A good question, but I must ammend to this a bit. Tracking bookmarks is not a usability issue for the web. It's an organizational issue on the client side. Therefore solutions that work for one person may not always work for everybody. With that said, it would still help out to share ideas and let ckrause pick the method (or combination of methods) that will work the best for him.

3 of 26 comments (clear)

  1. bk2site by cybersquid · · Score: 3
    I use bk2site. This generates a nice series of yahoo-like HTML pages from my netscape bookmarks file.

    A cron job updates the pages once an hour. There's even a search feature.

    Of course, you'll still want to do some organizing and categorizing.

  2. freshmeat to the rescue... by Slynkie · · Score: 3

    Just posted today: "bookmarker is a WWW-based application for managing bookmarks. It allows multiple users to list, search, maintain, and create bookmarks. It is written in PHP using PHPLIB, which allows support for multiple databases. bookmarker includes functions to store URLs and send URLs via email directly from your browser (quik-mark, mail-this-link) using Javascript functions that link directly to the application. Netscape bookmark import is included as well as public/private settings to allow some/all bookmarks to be shared among users."
    it's appindex record is at http://core.freshmeat. net/appindex/1998/11/22/911774014.html

  3. Personal Toolbar Folder by Tony+Shepps · · Score: 3
    People don't use this enough. The personal toolbar folder accepts folders, so I've created six folders: Daily, Weekly, Occasional, Search, Portals, Clients/Hot.
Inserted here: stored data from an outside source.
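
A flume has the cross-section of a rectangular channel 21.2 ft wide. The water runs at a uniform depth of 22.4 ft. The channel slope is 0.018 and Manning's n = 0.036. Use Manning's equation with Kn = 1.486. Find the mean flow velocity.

Flow area A = b·y = 21.2 × 22.4 = 474.9 ft². Wetted perimeter P = b + 2y = 21.2 + 2×22.4 = 66 ft.
Hydraulic radius R = A/P = 474.9/66 = 7.195 ft.
From Manning's equation, V = (1.486/n) R^(2/3) S^(1/2) = (1.486/0.036) × 7.195^(2/3) × 0.018^(1/2) = 20.6 ft/s.

V = 20.6 ft/s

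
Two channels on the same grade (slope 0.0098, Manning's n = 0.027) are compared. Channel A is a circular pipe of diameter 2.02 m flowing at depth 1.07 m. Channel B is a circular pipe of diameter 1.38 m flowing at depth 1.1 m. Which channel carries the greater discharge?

Channel A: For a circular section of diameter D = 2.02 m at depth y = 1.07 m, the central angle is θ = 2 arccos(1 − 2y/D) = 3.26 rad. Then A = (D²/8)(θ − sin θ) = 1.723 m² and P = Dθ/2 = 3.293 m. Hydraulic radius R = A/P = 1.723/3.293 = 0.5234 m. Q_A = (1/0.027)·1.723·0.5234^(2/3)·√0.0098 = 4.104 m³/s.
Channel B: For a circular section of diameter D = 1.38 m at depth y = 1.1 m, the central angle is θ = 2 arccos(1 − 2y/D) = 4.414 rad. Then A = (D²/8)(θ − sin θ) = 1.278 m² and P = Dθ/2 = 3.046 m. Hydraulic radius R = A/P = 1.278/3.046 = 0.4197 m. Q_B = (1/0.027)·1.278·0.4197^(2/3)·√0.0098 = 2.627 m³/s.
Q_A = 4.104 m³/s vs Q_B = 2.627 m³/s, so channel A carries more.

channel A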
    Everything in those folders is one click and one move away from being activated. Because it's Netscape and not IE, the folders aren't automatically alphabetized, so your muscle memory can learn where everything is.

    The Daily contains those things I visit, yes, DAILY. Inside the folders I use horizontal rules to create categories that make sense. This method can bookmark as many as 50 sites that I want to return to on a regular basis.

    The rest of the bookmarks, then, becomes a place to stow stuff that I want to remember, but that I won't visit until there's call for it. And that makes sense for usability -- I'll go a step further to find a shopping folder, references folder, HTML and design folder.